De retour dans les bureaux, j’organisai avec mon équipe la fermeture anticipée des locaux, mettant en place un noyau dur chargé d’assurer le bon fonctionnement de la maison. Tout le monde devait rentrer chez soi à quinze heures, j’attendais pour ma part une heure encore avant d’en faire de même. C’est donc peu après seize heures (un couvre-feu avait été décrété pour l’heure suivante) que je me dirigeai vers Carthage, site de la Résidence suisse, inconfortablement enclavée dans le périmètre de la Présidence tunisienne. A ma surprise, arrivé au carrefour dit de l’Edifice à colonnes, une parmi les innombrables ruines romaines de la zone, tous les policiers normalement en faction avaient soudain disparu, alors qu’un, puis deux lourds véhicules noirs 4x4, modèle Ford Transit, aux vitres fumées, se dirigeaient à grande vitesse en sens inverse du mien. A ce jour, je me demande encore et toujours quels passagers pouvaient bien être si pressés de se rendre à cette heure-là en direction de la ville ou de l’aéroport...
Ce soir-là, dans la confusion la plus complète, une annonce télévisée du Premier ministre faisait état du départ présumé temporaire du chef de l’Etat. Les rumeurs les plus contradictoires circulaient sur la destination qu’avait pu prendre Ben Ali et ce que signifiait ce provisoire. Le lendemain, sur fond de nouvelles invérifiables d’affrontements entre garde présidentielle et armée, je prenais la route de l’Ambassade, où nous établissions notre mode de fonctionnement minimal, pour parer à cette situation inédite d’instabilité. Le soir, de retour à la Résidence, alors que les soldats avaient pris la place de la Garde du Palais, j’entendais le tournoiement des hélicoptères dans la nuit de janvier, l’état d’urgence ayant été proclamé. Une nouvelle apparition télévisée du PM décrétait cette fois la nomination d’un Président intérimaire. Plusieurs collègues m’appelèrent afin de savoir ce qui se passait au Palais, me conseillant d’observer la plus grande prudence. En réalité, à part un ou deux coups de feu isolés, c’était le calme plat à Carthage, l’oiseau s’était envolé, la cage dorée était vide!
Parmi les moments vécus les plus emblématiques, au fil d’un événement par nature erratique et chaotique, je garde à l’esprit ce matin du troisième jour après le départ précipité de mon voisin le Dictateur. Au volant de mon véhicule, je m’engageai à l’angle de ma rue et de l’Avenue Bourguiba pour y tourner à gauche comme de coutume. Pas de chance, un tank tout ce qu’il y a de plus blindé y était posté, le sergent dans sa tourelle m’indiquant fermement de prendre la direction opposée, afin de m’éviter de mauvaises rencontres ! Il est des invitations qui ne se refusent pas... J’obliquai donc, direction Sidi Bou Saïd, mais sur ce trajet se trouvaient alors d’autres obstacles : les résidents ayant érigé des barricades de fortune, afin de prévenir toute intrusion. Mes plaques diplomatiques allaient me servir de sauf-conduit, une fois mon identité reconnue. Ainsi, le républicanisme de l’armée et la mobilisation des citoyens semblaient avoir pris le dessus, de quoi être plutôt rassuré.

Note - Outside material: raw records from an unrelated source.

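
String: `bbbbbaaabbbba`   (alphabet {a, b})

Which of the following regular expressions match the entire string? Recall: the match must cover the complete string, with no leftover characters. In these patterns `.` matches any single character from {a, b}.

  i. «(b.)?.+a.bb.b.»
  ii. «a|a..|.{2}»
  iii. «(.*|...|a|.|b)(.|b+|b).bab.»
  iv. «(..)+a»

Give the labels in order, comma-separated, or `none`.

i, iv

i → match
ii → no match
iii → no match
iv → match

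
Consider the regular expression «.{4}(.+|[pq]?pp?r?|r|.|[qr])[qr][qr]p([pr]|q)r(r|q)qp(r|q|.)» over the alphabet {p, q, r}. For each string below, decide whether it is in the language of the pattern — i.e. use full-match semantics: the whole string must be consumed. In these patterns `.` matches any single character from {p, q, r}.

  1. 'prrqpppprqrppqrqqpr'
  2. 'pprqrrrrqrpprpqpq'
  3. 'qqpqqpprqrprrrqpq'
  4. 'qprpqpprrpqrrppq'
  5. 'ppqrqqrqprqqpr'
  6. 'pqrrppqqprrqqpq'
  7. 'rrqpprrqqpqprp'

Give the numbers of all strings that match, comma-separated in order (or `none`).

3, 6

1 → no match
2 → no match
3 → match
4 → no match
5 → no match
6 → match
7 → no match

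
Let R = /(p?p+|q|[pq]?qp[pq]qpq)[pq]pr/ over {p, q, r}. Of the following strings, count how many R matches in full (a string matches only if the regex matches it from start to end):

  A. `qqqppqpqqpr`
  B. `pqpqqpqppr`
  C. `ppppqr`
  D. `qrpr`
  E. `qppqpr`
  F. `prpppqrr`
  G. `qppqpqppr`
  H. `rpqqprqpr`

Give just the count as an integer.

2

A → no match
B → match
C → no match — must end with `pr`
D → no match
E → no match
F → no match — must end with `pr`
G → match
H → no match
Total matched: 2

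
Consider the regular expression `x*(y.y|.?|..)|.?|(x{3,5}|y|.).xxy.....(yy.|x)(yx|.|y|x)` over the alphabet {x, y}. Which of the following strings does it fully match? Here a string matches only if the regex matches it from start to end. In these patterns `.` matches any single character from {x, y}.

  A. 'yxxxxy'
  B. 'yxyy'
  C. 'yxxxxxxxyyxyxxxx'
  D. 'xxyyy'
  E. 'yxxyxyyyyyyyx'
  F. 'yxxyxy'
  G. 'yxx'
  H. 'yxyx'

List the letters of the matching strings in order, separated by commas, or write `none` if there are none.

A → no match
B → no match
C → no match
D → match
E → no match
F → no match
G → no match
H → no match

D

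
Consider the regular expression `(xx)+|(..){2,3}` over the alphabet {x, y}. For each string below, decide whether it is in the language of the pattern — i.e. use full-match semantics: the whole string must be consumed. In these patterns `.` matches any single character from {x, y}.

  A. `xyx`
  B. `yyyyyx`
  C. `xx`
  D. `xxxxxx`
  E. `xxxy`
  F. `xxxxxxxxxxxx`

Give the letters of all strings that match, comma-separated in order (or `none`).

B, C, D, E, F

A → no match
B → match
C → match
D → match
E → match
F → match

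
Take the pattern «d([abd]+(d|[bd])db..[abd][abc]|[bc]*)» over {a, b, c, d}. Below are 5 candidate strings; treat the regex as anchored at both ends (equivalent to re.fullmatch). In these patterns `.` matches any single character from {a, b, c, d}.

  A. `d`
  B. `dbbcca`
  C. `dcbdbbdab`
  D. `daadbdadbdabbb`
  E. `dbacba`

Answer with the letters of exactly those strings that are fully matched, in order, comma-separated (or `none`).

A. `d` → match
B. `dbbcca` → no match
C. `dcbdbbdab` → no match
D → no match
E. `dbacba` → no match

A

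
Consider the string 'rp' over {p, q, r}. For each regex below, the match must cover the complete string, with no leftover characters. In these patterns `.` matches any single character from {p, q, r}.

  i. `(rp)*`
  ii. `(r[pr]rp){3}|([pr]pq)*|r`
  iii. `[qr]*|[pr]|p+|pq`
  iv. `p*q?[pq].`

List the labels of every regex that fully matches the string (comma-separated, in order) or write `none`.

i

i → match
ii → no match
iii → no match
iv → no match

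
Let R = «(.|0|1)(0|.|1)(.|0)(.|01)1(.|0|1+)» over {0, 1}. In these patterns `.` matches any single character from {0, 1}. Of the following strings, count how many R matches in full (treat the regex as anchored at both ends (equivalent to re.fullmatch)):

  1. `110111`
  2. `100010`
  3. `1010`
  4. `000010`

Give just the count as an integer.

1 → match
2 → match
3 → no match
4 → match
Total matched: 3

3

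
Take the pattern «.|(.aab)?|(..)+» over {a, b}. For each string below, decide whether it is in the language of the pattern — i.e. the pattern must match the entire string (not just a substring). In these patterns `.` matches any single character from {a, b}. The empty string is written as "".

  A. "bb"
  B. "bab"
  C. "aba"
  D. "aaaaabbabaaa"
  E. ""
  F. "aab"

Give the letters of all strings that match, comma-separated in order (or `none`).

A, D, E

A → match
B → no match
C → no match
D → match
E → match
F → no match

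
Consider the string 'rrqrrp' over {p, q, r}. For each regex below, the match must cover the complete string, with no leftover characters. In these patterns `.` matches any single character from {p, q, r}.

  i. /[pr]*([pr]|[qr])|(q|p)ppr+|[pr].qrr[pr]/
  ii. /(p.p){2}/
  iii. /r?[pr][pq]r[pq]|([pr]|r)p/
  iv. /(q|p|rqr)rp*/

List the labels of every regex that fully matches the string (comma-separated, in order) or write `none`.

i → match
ii → no match — must start with 'p'
iii → no match
iv → no match

i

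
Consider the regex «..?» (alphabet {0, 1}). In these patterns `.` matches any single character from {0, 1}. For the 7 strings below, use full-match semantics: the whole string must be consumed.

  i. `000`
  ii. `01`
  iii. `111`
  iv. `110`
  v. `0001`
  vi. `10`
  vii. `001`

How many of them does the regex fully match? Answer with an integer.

i → no match
ii → match
iii → no match
iv → no match
v → no match
vi → match
vii → no match
Total matched: 2

2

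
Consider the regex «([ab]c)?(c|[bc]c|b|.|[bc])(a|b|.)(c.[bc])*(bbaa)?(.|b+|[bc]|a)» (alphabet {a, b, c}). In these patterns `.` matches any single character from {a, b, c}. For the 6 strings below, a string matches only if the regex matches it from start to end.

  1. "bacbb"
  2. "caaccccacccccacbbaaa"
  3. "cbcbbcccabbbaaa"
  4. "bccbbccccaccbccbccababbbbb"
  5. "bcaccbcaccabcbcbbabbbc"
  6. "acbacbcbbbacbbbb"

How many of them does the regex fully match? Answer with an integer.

1. "bacbb" → no match
2 → no match
3 → no match
4 → no match
5 → no match
6 → no match
Total matched: 0

0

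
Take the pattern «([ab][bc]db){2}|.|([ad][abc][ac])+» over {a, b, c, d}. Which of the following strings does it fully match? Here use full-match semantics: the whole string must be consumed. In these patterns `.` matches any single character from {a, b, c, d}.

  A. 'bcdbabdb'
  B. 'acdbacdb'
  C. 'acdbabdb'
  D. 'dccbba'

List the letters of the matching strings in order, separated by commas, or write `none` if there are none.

A, B, C

A → match
B → match
C → match
D → no match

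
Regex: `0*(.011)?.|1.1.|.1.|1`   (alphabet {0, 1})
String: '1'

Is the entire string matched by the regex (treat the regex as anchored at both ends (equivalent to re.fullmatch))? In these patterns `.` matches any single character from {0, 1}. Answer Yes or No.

Yes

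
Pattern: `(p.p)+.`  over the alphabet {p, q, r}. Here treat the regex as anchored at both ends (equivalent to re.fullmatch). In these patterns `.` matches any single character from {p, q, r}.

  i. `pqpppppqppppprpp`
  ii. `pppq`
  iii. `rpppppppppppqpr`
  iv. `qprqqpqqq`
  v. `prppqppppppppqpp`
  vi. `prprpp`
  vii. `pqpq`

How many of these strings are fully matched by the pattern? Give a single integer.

i → match
ii → match
iii → no match — must start with `p`
iv → no match — must start with `p`
v → match
vi → no match
vii → match
Total matched: 4

4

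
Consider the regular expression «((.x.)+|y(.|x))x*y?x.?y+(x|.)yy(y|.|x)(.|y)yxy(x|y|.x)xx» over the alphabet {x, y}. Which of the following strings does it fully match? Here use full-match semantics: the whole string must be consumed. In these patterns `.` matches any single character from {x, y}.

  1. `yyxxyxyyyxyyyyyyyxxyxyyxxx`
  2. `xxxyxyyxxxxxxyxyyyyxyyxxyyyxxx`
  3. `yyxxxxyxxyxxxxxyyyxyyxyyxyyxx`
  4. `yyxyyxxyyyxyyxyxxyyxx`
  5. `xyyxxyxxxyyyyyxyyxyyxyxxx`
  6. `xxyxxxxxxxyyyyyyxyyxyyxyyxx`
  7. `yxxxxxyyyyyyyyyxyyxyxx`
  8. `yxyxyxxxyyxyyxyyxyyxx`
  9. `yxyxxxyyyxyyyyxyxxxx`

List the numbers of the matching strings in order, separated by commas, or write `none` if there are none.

1 → no match
2 → no match
3 → no match
4 → no match
5 → no match
6 → match
7 → no match
8 → no match
9 → no match

6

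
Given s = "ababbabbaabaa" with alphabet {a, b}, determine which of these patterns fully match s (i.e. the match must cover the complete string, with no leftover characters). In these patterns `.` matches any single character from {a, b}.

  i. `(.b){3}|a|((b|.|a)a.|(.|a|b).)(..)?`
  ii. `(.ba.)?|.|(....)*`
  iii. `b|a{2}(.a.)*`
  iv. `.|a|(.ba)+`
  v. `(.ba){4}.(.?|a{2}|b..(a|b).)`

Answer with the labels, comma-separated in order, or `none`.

v

i → no match
ii → no match
iii → no match
iv → no match
v → match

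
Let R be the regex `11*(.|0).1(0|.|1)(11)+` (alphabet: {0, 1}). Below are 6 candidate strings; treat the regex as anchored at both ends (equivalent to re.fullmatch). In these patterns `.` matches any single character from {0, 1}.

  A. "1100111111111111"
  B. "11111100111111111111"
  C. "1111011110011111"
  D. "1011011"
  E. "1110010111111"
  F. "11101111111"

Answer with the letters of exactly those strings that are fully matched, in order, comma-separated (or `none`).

A, B, D, E, F

A → match
B → match
C → no match
D → match
E → match
F → match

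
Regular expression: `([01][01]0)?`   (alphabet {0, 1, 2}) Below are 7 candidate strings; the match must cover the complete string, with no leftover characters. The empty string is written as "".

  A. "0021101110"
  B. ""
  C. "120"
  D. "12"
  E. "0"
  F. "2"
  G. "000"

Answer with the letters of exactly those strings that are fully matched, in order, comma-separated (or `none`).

B, G

A. "0021101110" → no match
B. "" → match
C. "120" → no match
D. "12" → no match
E. "0" → no match
F. "2" → no match
G. "000" → match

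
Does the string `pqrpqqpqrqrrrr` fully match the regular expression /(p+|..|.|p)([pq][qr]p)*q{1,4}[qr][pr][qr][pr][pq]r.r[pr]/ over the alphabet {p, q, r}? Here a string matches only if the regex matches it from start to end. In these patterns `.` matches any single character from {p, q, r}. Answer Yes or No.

Yes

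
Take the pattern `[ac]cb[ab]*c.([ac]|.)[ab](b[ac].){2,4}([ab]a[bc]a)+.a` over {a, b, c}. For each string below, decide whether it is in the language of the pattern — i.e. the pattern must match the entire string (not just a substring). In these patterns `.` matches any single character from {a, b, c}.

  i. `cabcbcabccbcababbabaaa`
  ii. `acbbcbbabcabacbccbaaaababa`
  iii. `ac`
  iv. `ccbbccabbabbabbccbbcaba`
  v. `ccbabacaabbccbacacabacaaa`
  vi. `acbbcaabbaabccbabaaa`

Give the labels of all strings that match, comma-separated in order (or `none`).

i → no match
ii → match
iii → no match — must end with `a`
iv → no match
v → no match
vi → match

ii, vi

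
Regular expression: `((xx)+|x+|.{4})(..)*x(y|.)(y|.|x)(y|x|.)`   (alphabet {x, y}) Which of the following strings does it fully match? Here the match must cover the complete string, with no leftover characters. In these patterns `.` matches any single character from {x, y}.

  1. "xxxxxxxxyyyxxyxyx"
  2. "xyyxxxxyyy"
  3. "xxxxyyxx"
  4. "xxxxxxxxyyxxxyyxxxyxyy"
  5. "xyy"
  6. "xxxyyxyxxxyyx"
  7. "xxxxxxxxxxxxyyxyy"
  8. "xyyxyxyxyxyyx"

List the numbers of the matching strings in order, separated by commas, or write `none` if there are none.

1 → no match
2 → match
3 → no match
4 → no match
5 → no match
6 → match
7 → no match
8 → match

2, 6, 8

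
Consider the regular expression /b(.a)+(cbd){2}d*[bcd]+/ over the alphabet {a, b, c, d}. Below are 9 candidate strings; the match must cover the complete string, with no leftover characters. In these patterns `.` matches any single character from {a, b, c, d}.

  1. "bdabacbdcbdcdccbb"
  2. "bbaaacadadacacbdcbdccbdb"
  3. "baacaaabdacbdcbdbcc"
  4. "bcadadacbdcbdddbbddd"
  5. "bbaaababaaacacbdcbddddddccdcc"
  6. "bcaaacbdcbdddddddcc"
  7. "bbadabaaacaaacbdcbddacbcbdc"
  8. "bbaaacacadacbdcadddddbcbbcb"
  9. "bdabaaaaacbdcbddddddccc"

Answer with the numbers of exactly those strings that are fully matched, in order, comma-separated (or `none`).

1 → match
2 → match
3 → no match
4 → match
5 → match
6 → match
7 → no match
8 → no match
9 → match

1, 2, 4, 5, 6, 9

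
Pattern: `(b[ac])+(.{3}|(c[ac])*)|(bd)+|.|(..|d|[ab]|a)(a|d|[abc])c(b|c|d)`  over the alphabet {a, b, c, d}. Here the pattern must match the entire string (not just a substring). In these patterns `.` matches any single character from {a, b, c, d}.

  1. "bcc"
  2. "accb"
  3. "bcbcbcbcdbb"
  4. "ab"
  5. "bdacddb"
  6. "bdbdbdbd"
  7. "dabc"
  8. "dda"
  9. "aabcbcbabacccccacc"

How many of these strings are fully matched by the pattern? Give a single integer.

3

1 → no match
2 → match
3 → match
4 → no match
5 → no match
6 → match
7 → no match
8 → no match
9 → no match
Total matched: 3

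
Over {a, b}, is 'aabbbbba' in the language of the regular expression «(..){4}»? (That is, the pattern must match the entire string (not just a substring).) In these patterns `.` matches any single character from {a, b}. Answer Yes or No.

Yes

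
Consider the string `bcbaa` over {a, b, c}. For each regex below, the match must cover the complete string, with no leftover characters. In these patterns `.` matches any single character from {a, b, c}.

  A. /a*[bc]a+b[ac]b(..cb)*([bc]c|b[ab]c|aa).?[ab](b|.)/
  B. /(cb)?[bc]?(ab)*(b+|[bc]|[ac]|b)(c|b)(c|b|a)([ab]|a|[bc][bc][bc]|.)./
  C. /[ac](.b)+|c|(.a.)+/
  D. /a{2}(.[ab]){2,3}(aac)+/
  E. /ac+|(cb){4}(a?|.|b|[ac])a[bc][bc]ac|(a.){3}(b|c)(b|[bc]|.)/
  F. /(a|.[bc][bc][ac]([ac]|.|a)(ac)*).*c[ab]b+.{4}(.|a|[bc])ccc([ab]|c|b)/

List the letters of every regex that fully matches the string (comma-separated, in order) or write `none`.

A → no match
B → match
C → no match
D → no match — must start with `a`
E → no match
F → no match

B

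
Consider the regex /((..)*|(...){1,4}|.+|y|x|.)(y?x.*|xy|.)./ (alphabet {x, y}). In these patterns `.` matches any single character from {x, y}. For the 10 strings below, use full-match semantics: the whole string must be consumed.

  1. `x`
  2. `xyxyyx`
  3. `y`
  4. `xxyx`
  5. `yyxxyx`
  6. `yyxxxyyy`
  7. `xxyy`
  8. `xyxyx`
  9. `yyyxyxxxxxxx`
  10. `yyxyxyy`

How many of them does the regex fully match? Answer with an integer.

1 → no match
2 → match
3 → no match
4 → match
5 → match
6 → match
7 → match
8 → match
9 → match
10 → match
Total matched: 8

8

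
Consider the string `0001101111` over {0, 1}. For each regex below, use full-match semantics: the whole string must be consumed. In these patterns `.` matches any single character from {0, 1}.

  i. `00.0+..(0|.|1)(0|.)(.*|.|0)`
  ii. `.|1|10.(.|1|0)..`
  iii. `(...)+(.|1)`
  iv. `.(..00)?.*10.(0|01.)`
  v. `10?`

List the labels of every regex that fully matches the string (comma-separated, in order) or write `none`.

iii

i → no match
ii → no match
iii → match
iv → no match
v → no match — must start with `1`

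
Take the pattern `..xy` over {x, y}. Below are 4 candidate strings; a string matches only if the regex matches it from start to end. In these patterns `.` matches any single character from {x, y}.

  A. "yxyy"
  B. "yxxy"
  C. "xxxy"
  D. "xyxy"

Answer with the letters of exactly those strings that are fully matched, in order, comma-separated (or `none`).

B, C, D

A → no match — must end with "xy"
B → match
C → match
D → match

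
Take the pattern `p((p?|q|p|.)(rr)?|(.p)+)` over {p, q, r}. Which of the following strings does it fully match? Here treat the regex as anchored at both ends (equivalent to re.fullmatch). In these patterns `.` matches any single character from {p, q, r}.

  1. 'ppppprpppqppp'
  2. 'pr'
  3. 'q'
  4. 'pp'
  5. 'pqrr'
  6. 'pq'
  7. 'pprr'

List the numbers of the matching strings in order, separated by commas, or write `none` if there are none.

1 → match
2 → match
3 → no match — must start with 'p'
4 → match
5 → match
6 → match
7 → match

1, 2, 4, 5, 6, 7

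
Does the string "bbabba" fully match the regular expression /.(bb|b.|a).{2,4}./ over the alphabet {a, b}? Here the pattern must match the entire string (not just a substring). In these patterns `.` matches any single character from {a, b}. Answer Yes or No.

Yes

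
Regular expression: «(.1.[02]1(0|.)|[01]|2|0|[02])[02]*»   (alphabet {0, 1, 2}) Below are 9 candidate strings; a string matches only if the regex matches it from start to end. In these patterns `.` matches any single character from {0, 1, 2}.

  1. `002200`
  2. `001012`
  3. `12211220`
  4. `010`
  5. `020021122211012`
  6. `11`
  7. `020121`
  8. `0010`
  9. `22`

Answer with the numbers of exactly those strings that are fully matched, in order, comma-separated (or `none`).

1 → match
2 → no match
3 → no match
4 → no match
5 → no match
6 → no match
7 → no match
8 → no match
9 → match

1, 9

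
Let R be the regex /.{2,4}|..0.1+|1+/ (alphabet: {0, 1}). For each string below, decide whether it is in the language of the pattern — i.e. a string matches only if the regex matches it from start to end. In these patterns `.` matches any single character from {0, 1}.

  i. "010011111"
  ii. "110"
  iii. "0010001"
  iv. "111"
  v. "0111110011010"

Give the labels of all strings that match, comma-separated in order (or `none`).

i, ii, iv

i → match
ii → match
iii → no match
iv → match
v → no match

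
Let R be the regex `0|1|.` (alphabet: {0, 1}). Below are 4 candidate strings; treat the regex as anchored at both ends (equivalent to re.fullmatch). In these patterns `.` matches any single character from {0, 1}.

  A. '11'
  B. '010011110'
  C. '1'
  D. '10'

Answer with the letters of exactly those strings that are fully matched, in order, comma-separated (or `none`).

A → no match
B → no match
C → match
D → no match

C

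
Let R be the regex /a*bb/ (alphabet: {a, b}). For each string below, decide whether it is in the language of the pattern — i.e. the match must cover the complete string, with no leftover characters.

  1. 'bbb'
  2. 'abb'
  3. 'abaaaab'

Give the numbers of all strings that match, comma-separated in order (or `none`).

1. 'bbb' → no match
2. 'abb' → match
3. 'abaaaab' → no match — must end with 'bb'

2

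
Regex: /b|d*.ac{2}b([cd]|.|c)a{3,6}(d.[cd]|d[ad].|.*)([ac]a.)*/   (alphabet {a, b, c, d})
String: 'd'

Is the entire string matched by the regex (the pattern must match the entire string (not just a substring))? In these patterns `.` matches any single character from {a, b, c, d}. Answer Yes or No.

No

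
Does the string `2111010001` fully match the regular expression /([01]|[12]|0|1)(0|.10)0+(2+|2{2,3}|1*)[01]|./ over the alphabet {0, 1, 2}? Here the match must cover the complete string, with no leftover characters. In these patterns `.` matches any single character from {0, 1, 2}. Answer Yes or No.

No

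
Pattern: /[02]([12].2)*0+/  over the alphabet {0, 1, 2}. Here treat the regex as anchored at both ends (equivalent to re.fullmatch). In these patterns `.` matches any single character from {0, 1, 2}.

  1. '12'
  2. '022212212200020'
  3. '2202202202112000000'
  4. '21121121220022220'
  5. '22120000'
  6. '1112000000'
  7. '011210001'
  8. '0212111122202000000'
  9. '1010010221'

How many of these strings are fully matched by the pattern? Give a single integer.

2

1. '12' → no match — must end with '0'
2 → no match
3 → match
4 → no match
5. '22120000' → match
6. '1112000000' → no match
7. '011210001' → no match — must end with '0'
8 → no match
9. '1010010221' → no match — must end with '0'
Total matched: 2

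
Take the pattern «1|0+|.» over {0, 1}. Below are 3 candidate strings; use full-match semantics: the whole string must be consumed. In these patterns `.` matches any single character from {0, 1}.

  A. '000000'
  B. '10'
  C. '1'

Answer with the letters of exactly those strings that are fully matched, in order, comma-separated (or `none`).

A → match
B → no match
C → match

A, C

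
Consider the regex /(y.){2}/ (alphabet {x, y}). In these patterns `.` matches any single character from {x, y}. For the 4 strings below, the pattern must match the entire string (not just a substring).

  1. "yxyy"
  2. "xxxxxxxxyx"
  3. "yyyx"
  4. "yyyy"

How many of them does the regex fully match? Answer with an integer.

1 → match
2 → no match — must start with "y"
3 → match
4 → match
Total matched: 3

3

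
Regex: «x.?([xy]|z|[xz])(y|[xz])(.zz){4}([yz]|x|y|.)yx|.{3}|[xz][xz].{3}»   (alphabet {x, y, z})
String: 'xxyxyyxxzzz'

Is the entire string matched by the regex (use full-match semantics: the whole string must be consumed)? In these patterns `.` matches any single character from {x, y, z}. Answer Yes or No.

No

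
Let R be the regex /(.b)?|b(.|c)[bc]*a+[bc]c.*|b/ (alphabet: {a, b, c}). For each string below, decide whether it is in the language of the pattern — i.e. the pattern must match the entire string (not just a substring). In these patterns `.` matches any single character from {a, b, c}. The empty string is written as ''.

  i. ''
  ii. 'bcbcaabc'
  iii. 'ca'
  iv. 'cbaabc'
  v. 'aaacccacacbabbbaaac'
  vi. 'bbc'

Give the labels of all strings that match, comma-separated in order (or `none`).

i → match
ii → match
iii → no match
iv → no match
v → no match
vi → no match

i, ii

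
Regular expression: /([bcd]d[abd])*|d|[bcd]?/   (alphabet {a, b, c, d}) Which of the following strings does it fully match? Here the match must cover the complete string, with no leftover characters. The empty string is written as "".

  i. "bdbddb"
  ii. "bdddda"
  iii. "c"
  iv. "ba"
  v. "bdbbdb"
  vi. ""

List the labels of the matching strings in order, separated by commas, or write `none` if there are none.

i → match
ii → match
iii → match
iv → no match
v → match
vi → match

i, ii, iii, v, vi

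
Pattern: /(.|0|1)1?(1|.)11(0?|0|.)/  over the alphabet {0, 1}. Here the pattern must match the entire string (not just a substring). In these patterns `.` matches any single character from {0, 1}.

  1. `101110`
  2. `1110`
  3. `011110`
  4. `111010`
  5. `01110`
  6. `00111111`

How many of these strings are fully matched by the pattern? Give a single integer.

2

1 → no match
2 → no match
3 → match
4 → no match
5 → match
6 → no match
Total matched: 2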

Il est encore un incident qui reste ancré dans ma mémoire de ces journées à la fois exaltantes et déconcertantes. Ce devait être au troisième soir après que l’armée eut pris ses quartiers au Palais. Je m’étais d’emblée habitué à entendre, directement sous les fenêtres de notre chambre à coucher, le rituel de la levée et de la baissée du drapeau, accompagnés d’une brève marche au tambour. Certes, bien que mon choix personnel de musique ne penche pas du côté des marches militaires, je n’avais pas mon mot à dire dans cette programmation. Or, dès le départ de Ben Ali, la cérémonie n’avait plus lieu, comme pour bien marquer que la tête de l’Etat était effectivement tombée. Toutefois ce soir-là, dans le frimas humide d’une nuit de janvier, j’entendis jouer du tambour, non pas dans le style convenu, mais à l’ancienne, avec les mains. De fait, alors que les soldats avaient allumé un feu à un jet de pierre de la haie, ils entonnaient des chants populaires, tout en s’accompagnant de l’instrument du régiment ! La parole s’était donc effectivement libérée, un autre signe fort de ce bouleversement et la fin de ce silence oppressant qui m’avait accueilli.
Je faillirais à mon devoir de mémoire si je n’évoquais ici, en sus des activités très intenses liées à la sécurité qui m’ont occupé dans ces premiers jours, les longs et laborieux échanges téléphoniques avec mon Ministère. En effet, dès le lendemain de la fuite du Président, il s’agissait de mettre en place le dispositif de mesures conservatoires qui puisse empêcher toute tentative d’appropriation illicite d’éventuels avoirs du régime déchu. En procurant de notre part des pistes qui puissent servir à nos collègues à Berne d’engager ce mécanisme, le gouvernement suisse se trouva vite à même de décréter le gel des avoirs tunisiens en Suisse. Ce premier acte crucial de coopération avec la Tunisie allait donc former la base du vaste programme de soutien à la transition démocratique que la Suisse mettra en place dès le 11 mars 2011. A ce jour, quelles que puissent être les lenteurs et la complexité découlant des règles de l’Etat de droit, je crois pouvoir affirmer que ces mesures, les premières du genre de tous les partenaires de la Tunisie, gardent une valeur exemplaire.
Dans ce sens, la prochaine visite d’Etat du Président de la République Béji Caïd Essebsi en Suisse témoigne de l’engagement sur le long terme de mon pays, dans son appui au long et ardu processus qui doit mener la Tunisie vers une démocratie pleinement épanouie. Ce geste d’amitié vient sceller des relations devenues très étroites depuis l’avènement de la Révolution du 14 janvier, alors qu’elles étaient au plus bas depuis la censure en direct du discours du Président Samuel Schmid au SMSI à Tunis en 2005. Pareillement, la reconnaissance suprême donnée au pays tout récemment, avec l’attribution du Prix Nobel de la Paix au Quartette, s’inscrit dans la même logique, récompensant, au travers d’acteurs clés de la société civile, tout un peuple qui a su se mobiliser, contre vents et marées, pour assumer sa destinée. Fidèle à une ancienne tradition, la Tunisie tient entre ses mains les atouts de son génie, qui l’a distinguée parmi les précurseurs du monde méditerranéen. L’histoire, muette et figée, qui m’avait tant troublé à mon arrivée, s’est maintenant remise en marche.